The Orpheum Theater had been showing movies at a location of Sixth Street but the Clarion Democrat newspaper said it was "on account of the limited seating was very much handicapped."
Clarion's other theatre, The Grand, also operated in a converted building.
The Orpheum would be the first building designed to show movies.
The Democrat said the new Orpheum would be "comfortable and pleasing so that in connection with fine picture plays, which will be shown in an ideal manner."
The new theater was finished in mid-August. It lived up to the billing. Located along Main Street, it compared favorably to the "most up-to-date theaters in the large cities."
The newspaper described the theatre in detail. The walls and ceiling were made of hardwood while the floor was concrete. Two large swinging doors provided access to the auditorium.
The newspaper said the lighting of the lobby "is very simple yet most effective throwing a flood of light out over the street."
Possibly the most impressive thing was a large, flashing, electric sign, the only one of its kind in Clarion.
The sign, according to the Democrat, "attracts the stranger to the home of the silent drama."
The Orpheum showed the blockbuster movies of the time. William S. Hart, an early Western star, appeared in "The Poppy Girl's Husband" and Dorothy Gish appeared in "Peppy Polly."
It was a different show every night of the week.
The auditorium was furnished with mahogany seats, 20 inches in width, and spaced 30 inches between rows.
The seats were arranged on an incline to "give excellent vision from every part of the room." No seats were placed with 15 feet of the screen so that children could "occupy the front seats without injury to their eyes."
After a rash of fatal theater fires, safety was important.
The Orpheum had four large exits. The projection room was placed to the side of the entry. It was a "model of safety."
Movies were printed on celluloid film, which was highly combustible.
"Nothing has been left undone to make it absolutely fireproof and all hazards have been practically eliminated," said the newspaper.
According to the Democrat, two of the "very latest" model projection machines that provided a "clear and distinct picture and free from "flicker."
The creature comforts were not forgotten. A ladies rest room led off from the theater proper. Two large exhaust fans were installed with a capacity to change the air within the theater every two minutes.
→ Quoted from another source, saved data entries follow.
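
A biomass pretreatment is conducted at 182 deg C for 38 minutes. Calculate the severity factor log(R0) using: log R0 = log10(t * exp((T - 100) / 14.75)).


logR0 = log10(t * exp((T - 100) / 14.75))
= log10(38 * exp((182 - 100) / 14.75))
= 3.9942

3.9942


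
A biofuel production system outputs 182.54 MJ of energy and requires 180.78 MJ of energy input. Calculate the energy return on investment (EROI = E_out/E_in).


EROI = E_out / E_in
= 182.54 / 180.78
= 1.0097

1.0097


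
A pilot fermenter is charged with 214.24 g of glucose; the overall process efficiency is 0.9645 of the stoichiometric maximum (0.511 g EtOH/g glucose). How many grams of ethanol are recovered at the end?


Actual ethanol: m = 0.511 * 214.24 * 0.9645
m = 105.5902 g

105.5902 g


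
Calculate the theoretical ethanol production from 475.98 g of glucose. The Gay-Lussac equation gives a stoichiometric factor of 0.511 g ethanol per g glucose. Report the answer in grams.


Theoretical ethanol yield: m_EtOH = 0.511 * m_glucose
m_EtOH = 0.511 * 475.98 = 243.2258 g

243.2258 g


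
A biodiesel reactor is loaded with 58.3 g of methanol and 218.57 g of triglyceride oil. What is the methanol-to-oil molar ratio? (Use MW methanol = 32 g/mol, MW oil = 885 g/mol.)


Molar ratio = n_MeOH / n_oil = (MeOH/32) / (oil/885) = (MeOH * 885) / (32 * oil)
= (58.3 * 885) / (32 * 218.57)
= 7.3769

7.3769


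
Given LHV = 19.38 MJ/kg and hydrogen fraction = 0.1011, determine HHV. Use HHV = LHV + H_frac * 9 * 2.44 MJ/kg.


HHV = LHV + H_frac * 9 * 2.44
= 19.38 + 0.1011 * 9 * 2.44
= 21.6002 MJ/kg

21.6002 MJ/kg


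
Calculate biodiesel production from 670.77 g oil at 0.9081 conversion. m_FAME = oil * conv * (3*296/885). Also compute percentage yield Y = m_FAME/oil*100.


m_FAME = oil * conv * (3 * 296 / 885) = oil * conv * (888/885)
= 670.77 * 0.9081 * 888 / 885
= 611.1911 g
Y = m_FAME / oil * 100 = conv * (888/885) * 100
= 0.9081 * 888 / 885 * 100
= 91.12%

611.1911 g FAME; Y = 91.12%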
The manager, Mr. Hepinger, promised only the best pictures would be shown at the Orpheum.
"No picture will be too big to be shown at popular prices," said the Democrat. "Only clean, refreshing pictures will appear on the screen of the new Orpheum."
In an era of silent pictures, the musical accompaniment was important. "Much attention will be given the musical parts of the program during the coming season," said the Democrat. "Our people are now assured the best pictures in an equally fine place to enjoy them."